As fontes não
são nada filosóficas: séries de comédia.
Em uma delas,
a personagem diz: "eu não esperava nada, não tinha ilusões. Mas isso não
significa que ele não pudesse ter o mínimo de educação, de cortesia."
Em outra, a
personagem adverte: "você não pode dizer aos outros o que eles tem que sentir.
Simplesmente não pode".
Trata-se de
duas frases bastante simbólicas. Bastante reveladoras, eu diria. Em certa
dimensão, senhas para uma realidade que enxergo cada vez com mais nitidez,
talvez porque o tempo passe; talvez, ironicamente, porque não passe.
A falta de
educação beira os limites da hecatombe. É incrível como grassa, como se insinua
na prática cotidiana de maneira tal que parece irreversível. Se está assim
entre pessoas que se conhecem, que guardam relação próxima, como não estará
entre estranhos? Uma pergunta retórica, claro, mas de resposta patente à mais
superficial das observações. Basta pôr um pé fora de casa. Basta acessar esta
rede.
Os
imperativos, igualmente, difundem-se à velocidade da luz. Já não se quer mais
determinar o que você tem que pensar, o que pode ou não dizer. Pretende-se
reinar no domínio do sentimento. O inalienável direito ao inconformismo dá
lugar a uma patrulha incessante de supostos deveres. Sacrifica-se a variedade,
a diferença, os matizes, tudo em nome de discursos que, em vez de alavancar,
atravancam o verdadeiro progresso. Choca a profunda tendência à homogeneidade.
Espanta a compulsão por posições políticas rígidas, pautadas em slogans, não em
ideias; em marketing, não em reflexão; em reprodução, não em elaboração
autônoma. É assim na imprensa, assim nas universidades, nos movimentos sociais,
nos partidos. Rarefeito o ar dos que se arriscam a questionar, ainda que
modestamente, este maniqueísmo em voga. À primeira trombeta, ficam sozinhos na poeira dos prófugos,
apontados e marcados por aqueles que se entrincheiram. Não servem, não valem.

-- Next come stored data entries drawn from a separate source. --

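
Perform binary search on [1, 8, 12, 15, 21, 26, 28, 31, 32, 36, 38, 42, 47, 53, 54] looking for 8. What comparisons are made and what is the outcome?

Binary search for 8 in [1, 8, 12, 15, 21, 26, 28, 31, 32, 36, 38, 42, 47, 53, 54]:

lo=0, hi=14, mid=7, arr[mid]=31 -> 31 > 8, search left half
lo=0, hi=6, mid=3, arr[mid]=15 -> 15 > 8, search left half
lo=0, hi=2, mid=1, arr[mid]=8 -> Found target at index 1!

Binary search finds 8 at index 1 after 3 comparisons. The search repeatedly halves the search space by comparing with the middle element.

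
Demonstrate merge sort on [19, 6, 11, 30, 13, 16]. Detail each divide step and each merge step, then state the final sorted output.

Merge sort trace:

Split: [19, 6, 11, 30, 13, 16] -> [19, 6, 11] and [30, 13, 16]
  Split: [19, 6, 11] -> [19] and [6, 11]
    Split: [6, 11] -> [6] and [11]
    Merge: [6] + [11] -> [6, 11]
  Merge: [19] + [6, 11] -> [6, 11, 19]
  Split: [30, 13, 16] -> [30] and [13, 16]
    Split: [13, 16] -> [13] and [16]
    Merge: [13] + [16] -> [13, 16]
  Merge: [30] + [13, 16] -> [13, 16, 30]
Merge: [6, 11, 19] + [13, 16, 30] -> [6, 11, 13, 16, 19, 30]

Final sorted array: [6, 11, 13, 16, 19, 30]

The merge sort proceeds by recursively splitting the array and merging sorted halves.
After all merges, the sorted array is [6, 11, 13, 16, 19, 30].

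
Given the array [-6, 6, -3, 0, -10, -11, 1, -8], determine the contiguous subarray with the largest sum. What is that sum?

Using Kadane's algorithm on [-6, 6, -3, 0, -10, -11, 1, -8]:

Scanning through the array:
Position 1 (value 6): max_ending_here = 6, max_so_far = 6
Position 2 (value -3): max_ending_here = 3, max_so_far = 6
Position 3 (value 0): max_ending_here = 3, max_so_far = 6
Position 4 (value -10): max_ending_here = -7, max_so_far = 6
Position 5 (value -11): max_ending_here = -11, max_so_far = 6
Position 6 (value 1): max_ending_here = 1, max_so_far = 6
Position 7 (value -8): max_ending_here = -7, max_so_far = 6

Maximum subarray: [6]
Maximum sum: 6

The maximum subarray is [6] with sum 6. This subarray runs from index 1 to index 1.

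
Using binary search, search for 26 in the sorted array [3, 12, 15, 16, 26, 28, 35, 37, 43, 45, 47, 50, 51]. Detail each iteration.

Binary search for 26 in [3, 12, 15, 16, 26, 28, 35, 37, 43, 45, 47, 50, 51]:

lo=0, hi=12, mid=6, arr[mid]=35 -> 35 > 26, search left half
lo=0, hi=5, mid=2, arr[mid]=15 -> 15 < 26, search right half
lo=3, hi=5, mid=4, arr[mid]=26 -> Found target at index 4!

Binary search finds 26 at index 4 after 3 comparisons. The search repeatedly halves the search space by comparing with the middle element.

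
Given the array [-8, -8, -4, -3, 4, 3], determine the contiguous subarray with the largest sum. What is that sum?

Using Kadane's algorithm on [-8, -8, -4, -3, 4, 3]:

Scanning through the array:
Position 1 (value -8): max_ending_here = -8, max_so_far = -8
Position 2 (value -4): max_ending_here = -4, max_so_far = -4
Position 3 (value -3): max_ending_here = -3, max_so_far = -3
Position 4 (value 4): max_ending_here = 4, max_so_far = 4
Position 5 (value 3): max_ending_here = 7, max_so_far = 7

Maximum subarray: [4, 3]
Maximum sum: 7

The maximum subarray is [4, 3] with sum 7. This subarray runs from index 4 to index 5.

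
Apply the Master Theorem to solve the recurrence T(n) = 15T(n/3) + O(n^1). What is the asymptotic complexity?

Master Theorem for T(n) = 15T(n/3) + O(n^1):

a = 15, b = 3, c = 1
log_b(a) = log_3(15) = 2.4650

Case 1: c = 1 < log_3(15) = 2.4650
T(n) = O(n^(log_3 15))

For T(n) = 15T(n/3) + O(n^1): log_3(15) = 2.4650. This is Case 1 of the Master Theorem (c < log_b(a), work dominated by leaves), giving O(n^(log_3 15)).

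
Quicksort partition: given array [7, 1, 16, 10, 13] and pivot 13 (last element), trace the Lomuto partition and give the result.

Lomuto partition with pivot = 13:

Initial array: [7, 1, 16, 10, 13]

arr[0]=7 <= 13: swap with position 0, array becomes [7, 1, 16, 10, 13]
arr[1]=1 <= 13: swap with position 1, array becomes [7, 1, 16, 10, 13]
arr[2]=16 > 13: no swap
arr[3]=10 <= 13: swap with position 2, array becomes [7, 1, 10, 16, 13]

Place pivot at position 3: [7, 1, 10, 13, 16]
Pivot position: 3

After partitioning with pivot 13, the array becomes [7, 1, 10, 13, 16]. The pivot is placed at index 3. All elements to the left of the pivot are <= 13, and all elements to the right are > 13.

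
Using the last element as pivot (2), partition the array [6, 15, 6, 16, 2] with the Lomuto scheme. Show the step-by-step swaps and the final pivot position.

Lomuto partition with pivot = 2:

Initial array: [6, 15, 6, 16, 2]

arr[0]=6 > 2: no swap
arr[1]=15 > 2: no swap
arr[2]=6 > 2: no swap
arr[3]=16 > 2: no swap

Place pivot at position 0: [2, 15, 6, 16, 6]
Pivot position: 0

After partitioning with pivot 2, the array becomes [2, 15, 6, 16, 6]. The pivot is placed at index 0. All elements to the left of the pivot are <= 2, and all elements to the right are > 2.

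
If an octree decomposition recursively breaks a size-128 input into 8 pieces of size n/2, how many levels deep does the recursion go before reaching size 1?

For divide and conquer with division factor 2:

Problem sizes at each level:
Level 0: 128
Level 1: 64
Level 2: 32
Level 3: 16
Level 4: 8
Level 5: 4
Level 6: 2
Level 7: 1

The root is level 0 and the size-1 base case is level 7 (the tree spans levels 0 through 7, i.e. 8 levels counting the root), so the depth is the number of divisions: log_2(128) = 7

The recursion tree depth is log_2(128) = 7. At each level, the problem size is divided by 2, so it takes 7 divisions to reduce to a base case of size 1. The algorithm makes 8 recursive calls at each level.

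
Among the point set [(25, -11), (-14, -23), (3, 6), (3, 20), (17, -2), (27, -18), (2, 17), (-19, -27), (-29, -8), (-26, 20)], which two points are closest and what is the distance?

Computing all pairwise distances among 10 points:

d((25, -11), (-14, -23)) = 40.8044
d((25, -11), (3, 6)) = 27.8029
d((25, -11), (3, 20)) = 38.0132
d((25, -11), (17, -2)) = 12.0416
d((25, -11), (27, -18)) = 7.2801
d((25, -11), (2, 17)) = 36.2353
d((25, -11), (-19, -27)) = 46.8188
d((25, -11), (-29, -8)) = 54.0833
d((25, -11), (-26, 20)) = 59.6825
d((-14, -23), (3, 6)) = 33.6155
d((-14, -23), (3, 20)) = 46.2385
d((-14, -23), (17, -2)) = 37.4433
d((-14, -23), (27, -18)) = 41.3038
d((-14, -23), (2, 17)) = 43.0813
d((-14, -23), (-19, -27)) = 6.4031
d((-14, -23), (-29, -8)) = 21.2132
d((-14, -23), (-26, 20)) = 44.643
d((3, 6), (3, 20)) = 14.0
d((3, 6), (17, -2)) = 16.1245
d((3, 6), (27, -18)) = 33.9411
d((3, 6), (2, 17)) = 11.0454
d((3, 6), (-19, -27)) = 39.6611
d((3, 6), (-29, -8)) = 34.9285
d((3, 6), (-26, 20)) = 32.2025
d((3, 20), (17, -2)) = 26.0768
d((3, 20), (27, -18)) = 44.9444
d((3, 20), (2, 17)) = 3.1623 <-- minimum
d((3, 20), (-19, -27)) = 51.8941
d((3, 20), (-29, -8)) = 42.5206
d((3, 20), (-26, 20)) = 29.0
d((17, -2), (27, -18)) = 18.868
d((17, -2), (2, 17)) = 24.2074
d((17, -2), (-19, -27)) = 43.8292
d((17, -2), (-29, -8)) = 46.3897
d((17, -2), (-26, 20)) = 48.3011
d((27, -18), (2, 17)) = 43.0116
d((27, -18), (-19, -27)) = 46.8722
d((27, -18), (-29, -8)) = 56.8859
d((27, -18), (-26, 20)) = 65.215
d((2, 17), (-19, -27)) = 48.7545
d((2, 17), (-29, -8)) = 39.8246
d((2, 17), (-26, 20)) = 28.1603
d((-19, -27), (-29, -8)) = 21.4709
d((-19, -27), (-26, 20)) = 47.5184
d((-29, -8), (-26, 20)) = 28.1603

Closest pair: (3, 20) and (2, 17) with distance 3.1623

The closest pair is (3, 20) and (2, 17) with Euclidean distance 3.1623. For 10 points, brute-force pairwise comparison is shown above. For large n, the divide-and-conquer algorithm (sort by x, recurse on halves, check the dividing strip) achieves O(n log n).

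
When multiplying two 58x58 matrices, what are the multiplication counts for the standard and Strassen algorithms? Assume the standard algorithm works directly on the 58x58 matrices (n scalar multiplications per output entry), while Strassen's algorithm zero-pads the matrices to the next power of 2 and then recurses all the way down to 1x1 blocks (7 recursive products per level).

Matrix multiplication for 58x58 matrices:

Strassen's algorithm requires power-of-2 dimensions. Pad 58x58 to 64x64 (next power of 2).

Standard algorithm: 58^3 = 195112 multiplications
Strassen's algorithm: 7^(log2(64)) = 7^6 = 117649 multiplications
Savings: 195112 - 117649 = 77463 multiplications

Standard: 195112 multiplications (58^3). Strassen: 117649 multiplications (7^6, after padding to 64x64). Strassen reduces 8 recursive multiplications to 7 at each level.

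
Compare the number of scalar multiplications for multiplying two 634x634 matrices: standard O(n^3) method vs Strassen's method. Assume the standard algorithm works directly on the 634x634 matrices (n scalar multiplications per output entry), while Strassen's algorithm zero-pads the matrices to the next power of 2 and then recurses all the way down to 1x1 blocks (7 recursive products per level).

Matrix multiplication for 634x634 matrices:

Strassen's algorithm requires power-of-2 dimensions. Pad 634x634 to 1024x1024 (next power of 2).

Standard algorithm: 634^3 = 254840104 multiplications
Strassen's algorithm: 7^(log2(1024)) = 7^10 = 282475249 multiplications
Difference: 254840104 - 282475249 = -27635145 (Strassen uses MORE here due to padding overhead — for small or just-over-power-of-2 n, padding can outweigh the per-level savings)

Standard: 254840104 multiplications (634^3). Strassen: 282475249 multiplications (7^10, after padding to 1024x1024). Strassen reduces 8 recursive multiplications to 7 at each level.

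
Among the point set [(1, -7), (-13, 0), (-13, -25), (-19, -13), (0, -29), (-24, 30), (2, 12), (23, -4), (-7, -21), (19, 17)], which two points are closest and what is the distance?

Computing all pairwise distances among 10 points:

d((1, -7), (-13, 0)) = 15.6525
d((1, -7), (-13, -25)) = 22.8035
d((1, -7), (-19, -13)) = 20.8806
d((1, -7), (0, -29)) = 22.0227
d((1, -7), (-24, 30)) = 44.6542
d((1, -7), (2, 12)) = 19.0263
d((1, -7), (23, -4)) = 22.2036
d((1, -7), (-7, -21)) = 16.1245
d((1, -7), (19, 17)) = 30.0
d((-13, 0), (-13, -25)) = 25.0
d((-13, 0), (-19, -13)) = 14.3178
d((-13, 0), (0, -29)) = 31.7805
d((-13, 0), (-24, 30)) = 31.9531
d((-13, 0), (2, 12)) = 19.2094
d((-13, 0), (23, -4)) = 36.2215
d((-13, 0), (-7, -21)) = 21.8403
d((-13, 0), (19, 17)) = 36.2353
d((-13, -25), (-19, -13)) = 13.4164
d((-13, -25), (0, -29)) = 13.6015
d((-13, -25), (-24, 30)) = 56.0892
d((-13, -25), (2, 12)) = 39.9249
d((-13, -25), (23, -4)) = 41.6773
d((-13, -25), (-7, -21)) = 7.2111 <-- minimum
d((-13, -25), (19, 17)) = 52.8015
d((-19, -13), (0, -29)) = 24.8395
d((-19, -13), (-24, 30)) = 43.2897
d((-19, -13), (2, 12)) = 32.6497
d((-19, -13), (23, -4)) = 42.9535
d((-19, -13), (-7, -21)) = 14.4222
d((-19, -13), (19, 17)) = 48.4149
d((0, -29), (-24, 30)) = 63.6946
d((0, -29), (2, 12)) = 41.0488
d((0, -29), (23, -4)) = 33.9706
d((0, -29), (-7, -21)) = 10.6301
d((0, -29), (19, 17)) = 49.7695
d((-24, 30), (2, 12)) = 31.6228
d((-24, 30), (23, -4)) = 58.0086
d((-24, 30), (-7, -21)) = 53.7587
d((-24, 30), (19, 17)) = 44.9222
d((2, 12), (23, -4)) = 26.4008
d((2, 12), (-7, -21)) = 34.2053
d((2, 12), (19, 17)) = 17.72
d((23, -4), (-7, -21)) = 34.4819
d((23, -4), (19, 17)) = 21.3776
d((-7, -21), (19, 17)) = 46.0435

Closest pair: (-13, -25) and (-7, -21) with distance 7.2111

The closest pair is (-13, -25) and (-7, -21) with Euclidean distance 7.2111. For 10 points, brute-force pairwise comparison is shown above. For large n, the divide-and-conquer algorithm (sort by x, recurse on halves, check the dividing strip) achieves O(n log n).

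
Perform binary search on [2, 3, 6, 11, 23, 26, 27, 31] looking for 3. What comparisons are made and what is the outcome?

Binary search for 3 in [2, 3, 6, 11, 23, 26, 27, 31]:

lo=0, hi=7, mid=3, arr[mid]=11 -> 11 > 3, search left half
lo=0, hi=2, mid=1, arr[mid]=3 -> Found target at index 1!

Binary search finds 3 at index 1 after 2 comparisons. The search repeatedly halves the search space by comparing with the middle element.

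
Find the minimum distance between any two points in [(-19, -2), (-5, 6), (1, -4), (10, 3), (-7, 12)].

Computing all pairwise distances among 5 points:

d((-19, -2), (-5, 6)) = 16.1245
d((-19, -2), (1, -4)) = 20.0998
d((-19, -2), (10, 3)) = 29.4279
d((-19, -2), (-7, 12)) = 18.4391
d((-5, 6), (1, -4)) = 11.6619
d((-5, 6), (10, 3)) = 15.2971
d((-5, 6), (-7, 12)) = 6.3246 <-- minimum
d((1, -4), (10, 3)) = 11.4018
d((1, -4), (-7, 12)) = 17.8885
d((10, 3), (-7, 12)) = 19.2354

Closest pair: (-5, 6) and (-7, 12) with distance 6.3246

The closest pair is (-5, 6) and (-7, 12) with Euclidean distance 6.3246. For 5 points, brute-force pairwise comparison is shown above. For large n, the divide-and-conquer algorithm (sort by x, recurse on halves, check the dividing strip) achieves O(n log n).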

Infelizmente, sentem. Soberanamente sentem, amam, sofrem.
Se vamos falar
de mídia, sejamos imparciais. Qual órgão é, verdadeiramente, independente?
Qual deles não se sustenta pelo dinheiro das propagandas de algum governo,
sobretudo o federal? Qual deles não se pauta pela agenda partidária? Qual deles
não fala aquilo que seu público deseja ouvir? Em última instância, qual deles
não faz o necessário para manter seus ganhos, às vezes sua sobrevivência? Neste
outubro de 2014, não identifico nenhum. Nenhum. Sei disso porque o ouvi da boca
de um importante âncora da televisão, mas nem precisaria. A exceção, se existe,
não tem ressonância. Ou seja, não é uma revista, um jornal, um canal. É a imprensa. Venal talvez, mas razoavelmente abrangente na soma dos repertórios, o que já é alguma coisa.
Se vamos falar
de visão crítica, sejamos críticos dela própria. Na sala de aula, todos os
alunos pontuam a importância da análise crítica, da observação crítica, da
postura crítica perante documentos, interpretações, teorias e afins. Temos que
ser críticos. Temos que. E a crítica vai para o espaço no "temos
que", prisioneira de mais este clichê, o qual, aberta a porta da sala,
grande parte parece esquecer, parece voltar aos gritos de guerra, à catarse das
torcidas uniformizadas, aos olhos arregalados e desconexos palavrões diante da
lente da câmera.
Por que estou
dizendo isso, não sei precisar. Quando se é vítima de atitudes mesquinhas,
quando se é confrontado com a dimensão de sua absoluta falta de importância
perante aqueles por quem se tem sentimento, seja de amizade, consideração,
admiração ou um pouco de cada, muita coisa vem à tona. O olhar fica mais aguçado, a
pele fica mais sensível para as pequenas verdades particulares que, por
conveniência ou paz de alma, mantem-se em latência. Uso as palavras porque
neutras a quem não se interessa. Uso este espaço porque não alcanço o sideral.
E assim é por
ora, sem ilusões, sem intenções, com sinceridade.